ACOG recommends the administration of 25 µg of vaginal misoprostol every 3–6 h for induction of labor in patients > 37 WG without PROM35. Despite its longstanding use, misoprostol (Angusta 25 µg) was only granted a marketing authorization in France in 2018, without any randomized studies proving its effectiveness and safety. The French Higher Health Authority states: “Angusta 25 µg with oral administration has a marketing authorization for the induction of labor. The dose is 25 µg every two hours or 50 µg every 4 h. The maximum dose is 200 µg over 24 h”36.

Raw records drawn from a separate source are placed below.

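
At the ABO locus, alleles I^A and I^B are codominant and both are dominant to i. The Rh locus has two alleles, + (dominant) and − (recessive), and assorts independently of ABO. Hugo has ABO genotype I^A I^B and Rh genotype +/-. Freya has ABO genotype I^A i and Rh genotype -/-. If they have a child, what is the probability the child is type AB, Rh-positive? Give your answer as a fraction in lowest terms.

ABO cross I^A I^B × I^A i → offspring phenotypes: 1/2 A, 1/4 B, 1/4 AB.
Rh cross +/- × -/- → 1/2 Rh+, 1/2 Rh-.
Independent loci: P(type AB, Rh-positive) = 1/4 × 1/2 = 1/8.

1/8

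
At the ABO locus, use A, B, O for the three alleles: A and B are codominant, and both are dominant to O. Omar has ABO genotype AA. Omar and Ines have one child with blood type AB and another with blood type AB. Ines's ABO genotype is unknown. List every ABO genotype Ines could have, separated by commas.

AB, BB, BO

For each candidate genotype of Ines, check whether crossing it with AA can produce every observed child phenotype.
  AA → possible child types {A} ✗
  AB → possible child types {A, AB} ✓
  AO → possible child types {A} ✗
  BB → possible child types {AB} ✓
  BO → possible child types {A, AB} ✓
  OO → possible child types {A} ✗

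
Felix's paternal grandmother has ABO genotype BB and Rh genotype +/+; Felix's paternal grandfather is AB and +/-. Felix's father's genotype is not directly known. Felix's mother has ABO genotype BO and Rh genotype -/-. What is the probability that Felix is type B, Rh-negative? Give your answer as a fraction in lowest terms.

Felix's father's ABO genotype from BB × AB: 1/2 AB, 1/2 BB.
Crossing each possibility with the mother BO and summing P(type B): 1/2·1/2 + 1/2·1 = 3/4.
Similarly for Rh via the father's Rh distribution: P(Rh-) = 1/4.
Independent loci: 3/4 × 1/4 = 3/16.

3/16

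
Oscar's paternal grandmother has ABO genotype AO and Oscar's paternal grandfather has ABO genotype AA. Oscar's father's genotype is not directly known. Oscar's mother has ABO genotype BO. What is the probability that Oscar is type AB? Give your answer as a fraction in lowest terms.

Oscar's father's ABO genotype from AO × AA: 1/2 AA, 1/2 AO.
Crossing each possibility with the mother BO and summing P(type AB): 1/2·1/2 + 1/2·1/4 = 3/8.

3/8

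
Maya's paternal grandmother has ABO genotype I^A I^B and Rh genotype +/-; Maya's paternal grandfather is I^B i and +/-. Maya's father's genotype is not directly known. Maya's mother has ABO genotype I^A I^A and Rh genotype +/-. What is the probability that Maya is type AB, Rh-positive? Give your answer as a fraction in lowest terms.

3/8

Maya's father's ABO genotype from I^A I^B × I^B i: 1/4 I^A I^B, 1/4 I^A i, 1/4 I^B I^B, 1/4 I^B i.
Crossing each possibility with the mother I^A I^A and summing P(type AB): 1/4·1/2 + 1/4·0 + 1/4·1 + 1/4·1/2 = 1/2.
Similarly for Rh via the father's Rh distribution: P(Rh+) = 3/4.
Independent loci: 1/2 × 3/4 = 3/8.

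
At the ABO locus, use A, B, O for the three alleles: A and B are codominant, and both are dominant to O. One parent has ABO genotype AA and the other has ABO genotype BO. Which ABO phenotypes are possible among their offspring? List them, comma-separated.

A, AB

Gametes from AA × BO give offspring ABO genotypes AB, AO, i.e. phenotypes A, AB.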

The literature data indicate that misoprostol does not increase maternal and fetal morbidity. Our findings, on the other hand, indicate an increased rate of cesarean section with repeated use of vaginal misoprostol 50 µg. It is reasonable to think that a lower dose of misoprostol (25 µg versus 50 µg) may reduce tachysystole or hypertonia (as shown in a literature review37) and thereby reduce the rate of cesarean section due to fetal heart rate abnormalities observed in our study. Oral administration may reduce abnormal fetal heart rate.

Our study, with its large number of participants compared with other studies published to date, has biases, in particular because it is retrospective and compares two drugs used at two different periods. It is therefore necessary to standardize the dose and route of administration of misoprostol in a randomized and comparative clinical trial in the specific case of PROM.

Conclusion

Our study reveals a significant increase in the risk of cesarean section when using repeat 50 µg doses of vaginal misoprostol in comparison with 10 mg of vaginal dinoprostone in the induction of labor in PROM after 35 WG in women with an unfavorable cervix. This can be explained by abnormal fetal heart rate and abnormal uterine contractility. There was no increase in fetal or maternal morbidity with either drug.